Tony Abbott a déclaré que l'Australie avait déjà pris des sanctions envers Moscou, tels que des interdictions d'entrée sur son territoire pour des personnalités, ou des sanctions financières ciblées.

"Je ne dis pas que nous ne pourrions pas, à l'avenir, aller plus loin", a-t-il précisé à la presse. "Mais pour le moment, nous n'avons pas pour priorité de nouvelles sanctions, notre priorité est de ramener à la maison nos morts, aussi vite que possible".

"Nous voulons bien entendu essayer une nouvelle fois aujourd'hui d'accéder au site", a ajouté le Premier ministre. "Si ça ne marche pas aujourd'hui, nous essayerons à nouveau demain, puis encore le lendemain...".
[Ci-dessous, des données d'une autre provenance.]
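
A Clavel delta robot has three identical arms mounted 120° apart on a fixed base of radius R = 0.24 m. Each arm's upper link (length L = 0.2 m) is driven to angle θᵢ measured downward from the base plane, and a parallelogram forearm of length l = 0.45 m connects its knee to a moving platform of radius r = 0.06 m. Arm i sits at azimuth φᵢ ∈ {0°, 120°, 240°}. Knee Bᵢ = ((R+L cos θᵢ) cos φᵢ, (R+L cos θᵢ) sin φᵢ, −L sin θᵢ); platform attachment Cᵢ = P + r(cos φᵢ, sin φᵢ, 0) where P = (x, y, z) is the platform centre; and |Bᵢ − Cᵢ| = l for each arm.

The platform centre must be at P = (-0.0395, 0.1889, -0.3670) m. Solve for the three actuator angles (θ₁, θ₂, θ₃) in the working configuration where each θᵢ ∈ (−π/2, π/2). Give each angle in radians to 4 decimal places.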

Sur les 298 personnes à bord du Boeing de Malaysia Airlines, abattu le 17 juillet par un missile tiré selon les Américains depuis une zone contrôlée par les séparatistes pro-russes, 28 étaient des citoyens australiens et neuf des résidents dans ce pays.

Les experts néerlandais et australiens chargés d'enquêter sur l'accident en Ukraine de l'avion malaisien ont à nouveau dû renoncer mardi, pour la 3e fois, à se rendre sur le site du crash en raison des combats entre séparatistes et forces loyalistes se déroulant à proximité. Plus de 200 corps ont déjà été récupérés et envoyés aux Pays-Bas pour l'identification, mais il reste certainement des cadavres sur le site.

Réunis mardi à Bruxelles, les ambassadeurs des 28 pays de l'Union européenne ont adopté une série de mesures financières à l'encontre de la Russie.